Tubal Reversal
Our tubal reversal (TR) surgery is accomplished using a minimally invasive technique. Patients typically have a 2-3 inch incision at the top of the pubic hairline (bikini incision) and are able to go home the SAME DAY of the surgery. The surgery takes 1-2 hours to complete. The patient will need someone to drive them to and from the surgery. If you live out of town, you should consider staying overnight in a nearby hotel.
Tubal ligation reversal utilizes microsurgical techniques to open and reconnect the fallopian tube segments that remain after a tubal ligation procedure. In most cases there are two remaining segments, the proximal tubal segment that emerges from the uterus, and the distal tubal segment that ends with the fimbria. The scar tissue that exists between the two segments of the fallopian tube is first removed. Very fine suture is then used to reconnect the segments and allow the reestablishment of a pathway for a future embryo to travel. Patency of the tubes is confirmed by injecting blue dye through a catheter that has been placed inside the uterine cavity. For more complicated cases (history of multiple abdominal surgeries such as C-sections, history of PID (pelvic inflammatory disease), chlamydia or gonorrhea infection, history of pelvic pain or endometriosis), or when we have no evidence of how much damage to the tubes was done during the ligation, the patient may benefit from having a laparoscopy done first to diagnose and possibly remove scar tissue prior to the start of the Tubal Reversal. A laparoscopy requires a 1cm navel incision to place a small camera into the abdominal cavity. This allows us to assess tubal length and overall anatomy before proceeding with the mini-laparotomy incision for the Tubal Reversal. We have negotiated with the surgery centers we use to get a reduced cash pay price for the laparoscopy.
SUCCESS RATES
The procedure is highly successful, with average pregnancy rates in the 60-70% range, being even higher in younger patients and lower in an older population. The success of the procedure is based on the couple’s fertility potential, the type of ligation performed (clip, ring, cutting, tying, burning, removal of the tube), and the amount of tube left and the health of the fimbria.
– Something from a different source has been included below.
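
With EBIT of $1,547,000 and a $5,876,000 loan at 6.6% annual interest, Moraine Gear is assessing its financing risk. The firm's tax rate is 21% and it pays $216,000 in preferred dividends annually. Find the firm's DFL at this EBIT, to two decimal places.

Interest = $387,816.00.
Pre-tax preferred-dividend burden = $216,000 ÷ (1 − 0.21) = $273,417.72.
DFL = EBIT ÷ [EBIT − I − D_p/(1−t)] = $1,547,000 ÷ [$1,547,000 − $387,816.00 − $273,417.72] = $1,547,000 ÷ $885,766.28 = 1.7465.

1.75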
Expected pregnancy rates by age and method of tubal occlusion:
Age (years) | Pregnancy Rate (%) | Clip/Ring (%) | Ligation/burning/resection (%) |
---|---|---|---|
>30 | 80s | 80-90 | 75-80 |
30-34 | 70s | 75-80 | 70-75 |
35-39 | 60s | 65-70 | 60-75 |
>39 | 30s | 30-35 | 25-30 |
Most of the tubal ligations can be reversed, but in a small percentage of patients only one tube can be fixed; rarely both sides are inoperable. If only one tube is patent after surgery, the pregnancy rates stay about the same, but the time to accomplish pregnancy may be twice as long.
POST OP
To help manage pain in the post-operative period, the patient will use Lidoderm strips placed above and below the incision to help decrease the amount of narcotics she will need. Most patients can transition to Ibuprofen for pain control after the initial few days. The patient can return to work in about 2 weeks. At the 2 week post-operative visit, we will review the surgical findings and outcome and inspect the incision for any signs of infection.
CONCEIVING AFTER THE SURGERY
You may attempt pregnancy the cycle AFTER the procedure. Most people conceive in 6 months. For women that have a 28-30 day menstrual cycle, the day of ovulation is around cycle day 14. Ovulation predictor kits (OPKs) may be purchased over-the-counter and used to improve the timing of intercourse. If not using OPKs then you can start having intercourse around cycle day 11 and continue every other day until cycle day 17.
To reduce the complications from the increased risk of ectopic pregnancy, we ask our patients to strictly follow our guidelines of performing a urine pregnancy test after missed menses. If your home pregnancy test is positive, then you will need close follow up with us or your OB doctor. Blood pregnancy testing is more accurate than urine and these levels should be followed carefully. An early ultrasound (around 5.5 weeks) is recommended to confirm location of the pregnancy. Even if a tubal pregnancy is identified, patients who adhere to this monitoring are usually successfully treated medically, thus avoiding further testing, risks and surgery.
If you are over 35 years old (or if you have low ovarian reserve) and have not conceived in the first 6 months, then we recommend evaluation of the tubal patency with the hysterosalpingogram (outpatient radiology procedure). If you are less than 35 years old (and have good ovarian reserve) you can attempt pregnancy for one year before being reevaluated.